Publication information
- Publisher: DC Comics
- Format: Ongoing series
- Genre: Science fiction;
- Publication date: Vol. 1: September 1972 – October–November 1974 Vol. 2: March 2011 – August 2011
- No. of issues: Vol. 1: 10 Vol. 2: 6

Creative team
- Written by: List Vol. 1: Dennis O'Neil, Len Wein, Marv Wolfman Vol. 2: Aaron Lopresti, Kevin Maguire, Kevin VanHook;
- Artist: List Vol. 1: Murphy Anderson, Howard Chaykin, Dan Green, Michael Kaluta, Alan Weiss Vol. 2: Aaron Lopresti, Kevin Maguire, Jerry Ordway;
- Editor: List Vol. 1: Dennis O'Neil (#1–10) Vol. 2: Joey Cavalieri (#1–6);

= Weird Worlds (comics) =

Science fiction anthology comic series

Weird Worlds is an American comic book science fiction anthology series published by DC Comics that originally ran from 1972 to 1974 for a total of 10 issues. The title's name was partially inspired by the sales success of Weird War Tales and Weird Western Tales. A second series was published in 2011.

==Original series==
Weird Worlds published features based on writer Edgar Rice Burroughs' creations which DC had obtained the licensing rights.

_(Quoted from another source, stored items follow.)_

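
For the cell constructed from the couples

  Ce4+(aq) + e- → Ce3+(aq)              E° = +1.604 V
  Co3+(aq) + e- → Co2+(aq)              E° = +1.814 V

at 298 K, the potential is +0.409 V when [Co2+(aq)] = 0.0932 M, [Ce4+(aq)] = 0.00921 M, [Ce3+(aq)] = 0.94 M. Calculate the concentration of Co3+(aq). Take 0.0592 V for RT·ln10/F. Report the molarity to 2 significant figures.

With Co³⁺/Co²⁺ at the cathode and Ce⁴⁺/Ce³⁺ at the anode, E°cell = +1.814 − (+1.604) = +0.210 V (n = 1).
Since E = E° − (0.0592/n)·log Q, log Q = n(E° − E)/0.0592 = −3.361.
For Co3+(aq) + Ce3+(aq) → Co2+(aq) + Ce4+(aq), the reaction quotient is Q = ([Co2+(aq)]·[Ce4+(aq)]) / ([Co3+(aq)]·[Ce3+(aq)]).
Isolating [Co3+(aq)] in Q = 10^{−3.361} yields log [Co3+(aq)] = 0.322, i.e. 2.1 M.

2.1 M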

This included the "John Carter of Mars" feature, by scripter Marv Wolfman and artist Murphy Anderson, which moved from Tarzan #209, and the "Pellucidar" feature from Korak, Son of Tarzan #46 drawn by Alan Weiss, Michael Kaluta, and Dan Green.

These features ran until issue #7 (October 1973) until it became economically infeasible for DC to continue publishing so many adaptations of Burroughs' work. "John Carter" would re-appear in Tarzan Family #62–64 and "Pellucidar" in Tarzan Family #66.

A new feature began in issue #8, Dennis O'Neil and Howard Chaykin's Ironwolf, which ran through issue #10. The release of the last issue of Weird Worlds was delayed for several months due to a nationwide paper shortage, and was the reason given in issue 10 for its cancellation. The Weird Worlds stories were reprinted in an Ironwolf one-shot in March 1987.

==Second series==
The title was relaunched in March 2011 and ran for six issues. It featured Lobo and two new characters: Aaron Lopresti's Garbage Man and Kevin Maguire's Tanga.

In September 2011, The New 52 rebooted DC's continuity. In this new timeline, the characters appeared in the title My Greatest Adventure.